The calling applications can invoke the page with the parameters in a named fashion like this:
http://host/path/dllname.dll?MyPage?intParam4=32&strParam7=somestring
But the way MFC command parsing maps work, they can also call it with unnamed parameters as long as they are provided in the order defined by the map:
http://host/path/dllname.dll?MyPage?21&22&23&24&string5&string6&string7&28
I would like to replace this old code with an ASP.Net page, but we have existing calling applications that will not be changed that invoke the page using both styles of parameter passing, named and unnamed.
I can easily manage the necessary URL rewriting to allow an ASP.Net page to respond to the URL as given above, replacing the path/dllname.dll? MyPage portion with the path to an .aspx page or .ashx handler.
The problem comes in when trying to handle the unnamed parameters in an equivalent fashion to the old MFC parameter parser. Request.QueryString treats all the unnamed parameters as being named with null and Request.QueryString[null] returns a comma-separated list of the values. This is pretty close to workable, but should one of the parameters actually contain a comma, this encoding falls apart because the extra comma is not escaped and splitting the string on the commas will end up with too many parameters.
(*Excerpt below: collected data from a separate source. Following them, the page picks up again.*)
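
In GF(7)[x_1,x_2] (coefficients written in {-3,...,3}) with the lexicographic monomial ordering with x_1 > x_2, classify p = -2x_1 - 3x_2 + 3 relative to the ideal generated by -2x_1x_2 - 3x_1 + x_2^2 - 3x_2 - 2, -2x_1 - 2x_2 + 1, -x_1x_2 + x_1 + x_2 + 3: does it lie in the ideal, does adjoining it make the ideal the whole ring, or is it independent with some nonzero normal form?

Adjoining -2x_1 - 3x_2 + 3 makes the ideal the whole ring: the system is inconsistent.

First compute the reduced Gröbner basis of I by Buchberger's algorithm.
f_1 = -2x_1x_2 - 3x_1 + x_2^2 - 3x_2 - 2, LT = x_1x_2.
f_2 = -2x_1 - 2x_2 + 1, LT = x_1.
f_3 = -x_1x_2 + x_1 + x_2 + 3, LT = x_1x_2.

S(f_1,f_2): lcm = x_1x_2. S = -2x_1 + 2x_2^2 + 2x_2 + 1.
  leading term x_1: subtract (1)·f_2 from -2x_1 + 2x_2^2 + 2x_2 + 1 → 2x_2^2 - 3x_2
  leading term x_2^2: no divisor's leading term divides it; move 2x_2^2 to the remainder.
  leading term x_2: no divisor's leading term divides it; move -3x_2 to the remainder.
  remainder 2x_2^2 - 3x_2 ≠ 0; add h_4 = 2x_2^2 - 3x_2 to the basis.

S(f_1,f_3): lcm = x_1x_2. S = -x_1 + 3x_2^2 - x_2 - 3.
  leading term x_1: subtract (-3)·f_2 from -x_1 + 3x_2^2 - x_2 - 3 → 3x_2^2
  leading term x_2^2: subtract (-2)·h_4 from 3x_2^2 → x_2
  leading term x_2: no divisor's leading term divides it; move x_2 to the remainder.
  remainder x_2 ≠ 0; add h_5 = x_2 to the basis.

The other S-polynomials (S(f_2,f_3), S(f_1,h_4), S(f_2,h_4), S(f_3,h_4), S(f_1,h_5), S(f_2,h_5), S(f_3,h_5), S(h_4,h_5)) all reduce to 0 modulo the current basis, so we have a Gröbner basis.
Inter-reduce: drop elements whose leading term is divisible by another's, tail-reduce, and make monic.
Reduced Gröbner basis: {x_1 + 3, x_2}.
Label its elements g_1 = x_1 + 3, g_2 = x_2.

Reduce p = -2x_1 - 3x_2 + 3 modulo G:
  leading term x_1: subtract (-2)·g_1 from -2x_1 - 3x_2 + 3 → -3x_2 + 2
  leading term x_2: subtract (-3)·g_2 from -3x_2 + 2 → 2
  leading term 1: no divisor's leading term divides it; move 2 to the remainder.
  normal form = 2.
The normal form is nonzero, so p ∉ I. Since p minus its normal form lies in I, I + (p) = I + (r) where r = 2; decide whether this ideal is the whole ring.
Here r = 2 is a nonzero constant, hence a unit: 1 ∈ I + (p), the Gröbner basis of I + (p) is {1}, and the enlarged system has no common solution — adjoining p is inconsistent.

Ideal membership is decidable via reduction modulo a Gröbner basis.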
In classic ASP, I believe Request.QueryString(...) returned a collection of all the parameters that were identically named. There seems to be no equivalent to that in ASP.Net that I can find.
As a secondary issue, the MFC command parsing map had some pretty convoluted logic for dealing with a mixture of named and unnamed parameters. Although the callers of the page in question will not be mixing their usage in this way, I am interested in perhaps duplicating the logic for completeness sake. Can anyone confirm that MFC's behavior was essentially the following?
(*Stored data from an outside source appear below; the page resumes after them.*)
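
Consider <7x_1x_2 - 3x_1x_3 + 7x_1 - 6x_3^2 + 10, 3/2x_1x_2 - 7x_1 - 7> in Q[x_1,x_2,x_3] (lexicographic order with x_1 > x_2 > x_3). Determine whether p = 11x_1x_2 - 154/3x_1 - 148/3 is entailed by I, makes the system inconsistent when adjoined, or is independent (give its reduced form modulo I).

First compute the reduced Gröbner basis of I by Buchberger's algorithm.
f_1 = 7x_1x_2 - 3x_1x_3 + 7x_1 - 6x_3^2 + 10, LT = x_1x_2.
f_2 = 3/2x_1x_2 - 7x_1 - 7, LT = x_1x_2.

S(f_1,f_2): lcm = x_1x_2. S = -3/7x_1x_3 + 17/3x_1 - 6/7x_3^2 + 128/21.
  leading term x_1x_3: no divisor's leading term divides it; move -3/7x_1x_3 to the remainder.
  leading term x_1: no divisor's leading term divides it; move 17/3x_1 to the remainder.
  leading term x_3^2: no divisor's leading term divides it; move -6/7x_3^2 to the remainder.
  leading term 1: no divisor's leading term divides it; move 128/21 to the remainder.
  remainder -3/7x_1x_3 + 17/3x_1 - 6/7x_3^2 + 128/21 ≠ 0; add h_3 = -3/7x_1x_3 + 17/3x_1 - 6/7x_3^2 + 128/21 to the basis.

S(f_1,h_3): lcm = x_1x_2x_3. S = 119/9x_1x_2 - 3/7x_1x_3^2 + x_1x_3 - 2x_2x_3^2 + 128/9x_2 - 6/7x_3^3 + 10/7x_3.
  leading term x_1x_2: subtract (17/9)·f_1 from 119/9x_1x_2 - 3/7x_1x_3^2 + x_1x_3 - 2x_2x_3^2 + 128/9x_2 - 6/7x_3^3 + 10/7x_3 → -3/7x_1x_3^2 + 20/3x_1x_3 - 119/9x_1 - 2x_2x_3^2 + 128/9x_2 - 6/7x_3^3 + 34/3x_3^2 + 10/7x_3 - 170/9
  leading term x_1x_3^2: subtract (x_3)·h_3 from -3/7x_1x_3^2 + 20/3x_1x_3 - 119/9x_1 - 2x_2x_3^2 + 128/9x_2 - 6/7x_3^3 + 34/3x_3^2 + 10/7x_3 - 170/9 → x_1x_3 - 119/9x_1 - 2x_2x_3^2 + 128/9x_2 + 34/3x_3^2 - 14/3x_3 - 170/9
  leading term x_1x_3: subtract (-7/3)·h_3 from x_1x_3 - 119/9x_1 - 2x_2x_3^2 + 128/9x_2 + 34/3x_3^2 - 14/3x_3 - 170/9 → -2x_2x_3^2 + 128/9x_2 + 28/3x_3^2 - 14/3x_3 - 14/3
  leading term x_2x_3^2: no divisor's leading term divides it; move -2x_2x_3^2 to the remainder.
  leading term x_2: no divisor's leading term divides it; move 128/9x_2 to the remainder.
  leading term x_3^2: no divisor's leading term divides it; move 28/3x_3^2 to the remainder.
  leading term x_3: no divisor's leading term divides it; move -14/3x_3 to the remainder.
  leading term 1: no divisor's leading term divides it; move -14/3 to the remainder.
  remainder -2x_2x_3^2 + 128/9x_2 + 28/3x_3^2 - 14/3x_3 - 14/3 ≠ 0; add h_4 = -2x_2x_3^2 + 128/9x_2 + 28/3x_3^2 - 14/3x_3 - 14/3 to the basis.

The other S-polynomials (S(f_2,h_3), S(f_1,h_4), S(f_2,h_4), S(h_3,h_4)) all reduce to 0 modulo the current basis, so we have a Gröbner basis.
Inter-reduce: drop elements whose leading term is divisible by another's, tail-reduce, and make monic.
Reduced Gröbner basis: {x_1x_2 - 14/3x_1 - 14/3, x_1x_3 - 119/9x_1 + 2x_3^2 - 128/9, x_2x_3^2 - 64/9x_2 - 14/3x_3^2 + 7/3x_3 + 7/3}.
Label its elements g_1 = x_1x_2 - 14/3x_1 - 14/3, g_2 = x_1x_3 - 119/9x_1 + 2x_3^2 - 128/9, g_3 = x_2x_3^2 - 64/9x_2 - 14/3x_3^2 + 7/3x_3 + 7/3.

Reduce p = 11x_1x_2 - 154/3x_1 - 148/3 modulo G:
  leading term x_1x_2: subtract (11)·g_1 from 11x_1x_2 - 154/3x_1 - 148/3 → 2
  leading term 1: no divisor's leading term divides it; move 2 to the remainder.
  normal form = 2.
The normal form is nonzero, so p ∉ I. Since p minus its normal form lies in I, I + (p) = I + (r) where r = 2; decide whether this ideal is the whole ring.
Here r = 2 is a nonzero constant, hence a unit: 1 ∈ I + (p), the Gröbner basis of I + (p) is {1}, and the enlarged system has no common solution — adjoining p is inconsistent.

Adjoining 11x_1x_2 - 154/3x_1 - 148/3 makes the ideal the whole ring: the system is inconsistent.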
Process all parameters in the URL from left to right, using & as separator.
If named (has an equal sign), apply the value to the parameter with the corresponding name, regardless of its position. If that parameter already assigned a value, error.
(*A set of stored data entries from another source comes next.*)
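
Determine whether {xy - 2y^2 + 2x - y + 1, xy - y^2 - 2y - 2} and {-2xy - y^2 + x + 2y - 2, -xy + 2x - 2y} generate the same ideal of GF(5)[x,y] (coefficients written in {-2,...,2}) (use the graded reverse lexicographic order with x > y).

Yes, the ideals are equal.

Since reduced Gröbner bases are canonical representatives of ideals under a given ordering, it suffices to compute and compare them.
Buchberger on the first generating set:
f_1 = xy - 2y^2 + 2x - y + 1, LT = xy.
f_2 = xy - y^2 - 2y - 2, LT = xy.

S(f_1,f_2): lcm = xy. S = -y^2 + 2x + y - 2.
  leading term y^2: no divisor's leading term divides it; move -y^2 to the remainder.
  leading term x: no divisor's leading term divides it; move 2x to the remainder.
  leading term y: no divisor's leading term divides it; move y to the remainder.
  leading term 1: no divisor's leading term divides it; move -2 to the remainder.
  remainder -y^2 + 2x + y - 2 ≠ 0; add g_3 = -y^2 + 2x + y - 2 to the basis.

S(f_1,g_3): lcm = xy^2. S = -2y^3 + 2x^2 - 2xy - y^2 - 2x + y.
  leading term y^3: subtract (2y)·g_3 from -2y^3 + 2x^2 - 2xy - y^2 - 2x + y → 2x^2 - xy + 2y^2 - 2x
  leading term x^2: no divisor's leading term divides it; move 2x^2 to the remainder.
  leading term xy: subtract (-1)·f_1 from -xy + 2y^2 - 2x → -y + 1
  leading term y: no divisor's leading term divides it; move -y to the remainder.
  leading term 1: no divisor's leading term divides it; move 1 to the remainder.
  remainder 2x^2 - y + 1 ≠ 0; add g_4 = 2x^2 - y + 1 to the basis.

The other S-polynomials (S(f_2,g_3), S(f_1,g_4), S(f_2,g_4), S(g_3,g_4)) all reduce to 0 modulo the current basis, so we have a Gröbner basis.
Inter-reduce: drop elements whose leading term is divisible by another's, tail-reduce, and make monic.
Reduced Gröbner basis: {x^2 + 2y - 2, xy - 2x + 2y, y^2 - 2x - y + 2}.

Buchberger on the second generating set:
h_1 = -2xy - y^2 + x + 2y - 2, LT = xy.
h_2 = -xy + 2x - 2y, LT = xy.

S(h_1,h_2): lcm = xy. S = -2y^2 - x + 2y + 1.
  leading term y^2: no divisor's leading term divides it; move -2y^2 to the remainder.
  leading term x: no divisor's leading term divides it; move -x to the remainder.
  leading term y: no divisor's leading term divides it; move 2y to the remainder.
  leading term 1: no divisor's leading term divides it; move 1 to the remainder.
  remainder -2y^2 - x + 2y + 1 ≠ 0; add k_3 = -2y^2 - x + 2y + 1 to the basis.

S(h_1,k_3): lcm = xy^2. S = -2y^3 + 2x^2 - 2xy - y^2 - 2x + y.
  leading term y^3: subtract (y)·k_3 from -2y^3 + 2x^2 - 2xy - y^2 - 2x + y → 2x^2 - xy + 2y^2 - 2x
  leading term x^2: no divisor's leading term divides it; move 2x^2 to the remainder.
  leading term xy: subtract (-2)·h_1 from -xy + 2y^2 - 2x → -y + 1
  leading term y: no divisor's leading term divides it; move -y to the remainder.
  leading term 1: no divisor's leading term divides it; move 1 to the remainder.
  remainder 2x^2 - y + 1 ≠ 0; add k_4 = 2x^2 - y + 1 to the basis.

The other S-polynomials (S(h_2,k_3), S(h_1,k_4), S(h_2,k_4), S(k_3,k_4)) all reduce to 0 modulo the current basis, so we have a Gröbner basis.
Inter-reduce: drop elements whose leading term is divisible by another's, tail-reduce, and make monic.
Reduced Gröbner basis: {x^2 + 2y - 2, xy - 2x + 2y, y^2 - 2x - y + 2}.

Same reduced basis, so the two generating sets span the same ideal.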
If unnamed, apply the value to the parameter at the nth position in the command parsing map, where n is the number of already processed unnamed parameters plus 1. If that parameter was already assigned a value, error.
Apply default values from command parsing map to any parameters not assigned above
If any parameters from command parsing map have not been assigned a value, error.
One more interesting note, it appears that Request.QueryString.ToString() will nearly reconstitute the original parameters on the URL, but it always moves the parameters with identical names to be together, including the unnamed parameters I am concerned with here.
Not sure if solves your problem, but you could try using Request.PathInfo. This will give you everything entered after the page, which you could then parse manually using something like a regex.
For example, if you had the URL:
http://host/path/dllname.dll?MyPage?21&22&23&24&string5&string6&string7&28
The Request.PathInfo property would return:
?MyPage?21&22&23&24&string5&string6&string7&28
Processing this into a set of values that you can work with could also be problematic as you've got both named and un-named parameters, but this should be achievable using regular expressions and/or splitting the string.
I found that Request.QueryString has a GetValues() method. This returns an array of strings and solves the problem of a comma being embedded within one of the values. It'll be even easier to use than having to split the results of Request.QueryString[null].
I still have a bit of work to use this to implement an MFC-like mapping of URL parameters that handles both named and unnamed parameters.